In Asia and the Middle East, the most prevailing issue for many decades has been the internal displacements of populations due to armed conflicts and wars. The plight of the hapless victims of displacements is deplorable. In the Philippines, mainly in the southern Mindanao regions, internal displacements due to acts of violence and armed conflicts between the military forces and Moro1 Front groups have been the most predominant.
In times of local armed conflicts and the ensuing internal displacements, women and children account for the biggest casualties and are the most vulnerable to risks of health, social dislocation, and loss of property or even life. Accounts of women and children affected by armed conflicts and war indicate that they suffer mainly due to displacement and its consequence of poor access to food, safe drinking water, privacy, reproductive health (RH) care, and psychological support (NSO, 2002).
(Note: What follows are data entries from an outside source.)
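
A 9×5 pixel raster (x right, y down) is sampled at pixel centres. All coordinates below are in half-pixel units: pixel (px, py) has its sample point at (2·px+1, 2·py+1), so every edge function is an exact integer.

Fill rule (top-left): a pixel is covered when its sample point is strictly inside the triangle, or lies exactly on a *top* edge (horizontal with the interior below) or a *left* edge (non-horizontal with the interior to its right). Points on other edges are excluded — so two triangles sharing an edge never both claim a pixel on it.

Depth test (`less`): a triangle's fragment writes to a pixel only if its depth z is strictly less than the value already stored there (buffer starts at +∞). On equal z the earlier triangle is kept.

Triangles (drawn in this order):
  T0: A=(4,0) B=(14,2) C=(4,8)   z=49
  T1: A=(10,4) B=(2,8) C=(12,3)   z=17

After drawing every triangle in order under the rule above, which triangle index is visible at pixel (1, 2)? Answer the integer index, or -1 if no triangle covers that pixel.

T0:
  2·area = 80
  edge (4, 0)→(14, 2): d=(10,2) right/bottom  bias=-1
  edge (14, 2)→(4, 8): d=(-10,6) right/bottom  bias=-1
  edge (4, 8)→(4, 0): d=(0,-8) top-left  bias=+0
    (2,0)@(5, 1): e=[8,64,8] → X
    (3,0)@(7, 1): e=[4,52,24] → X
    (4,0)@(9, 1): e=[0,40,40] → .  [on edge]
    (2,1)@(5, 3): e=[28,44,8] → X
    (4,1)@(9, 3): e=[20,20,40] → X
    (5,1)@(11, 3): e=[16,8,56] → X
    (6,1)@(13, 3): e=[12,-4,72] → .
    (2,2)@(5, 5): e=[48,24,8] → X
    (4,2)@(9, 5): e=[40,0,40] → .  [on edge]
    (5,2)@(11, 5): e=[36,-12,56] → .
    (2,3)@(5, 7): e=[68,4,8] → X
    (3,3)@(7, 7): e=[64,-8,24] → .
  covered (9 px):
    . . X X . . . . .
    . . X X X X . . .
    . . X X . . . . .
    . . X . . . . . .
    . . . . . . . . .
T1:
  degenerate (2·area = 0) — covers nothing

Z-buffer (winner per pixel, '.' = empty):
  . . 0 0 . . . . .
  . . 0 0 0 0 . . .
  . . 0 0 . . . . .
  . . 0 . . . . . .
  . . . . . . . . .

Final: -1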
Fr. Eliseo Mercado, OMI (in NDURC, 2004) contends that internal displacement is one of the five urgent issues confronting Mindanao. In Central Mindanao, in particular, the armed conflict between the Philippine military and the Moro Fronts since the early 1960s has caused displacements in many communities. The affected families usually live as internally displaced persons (IDPs) for extended periods away from their homes and sources of livelihood. Separated from kin and community support systems, they are rendered most vulnerable to health risks and hazards.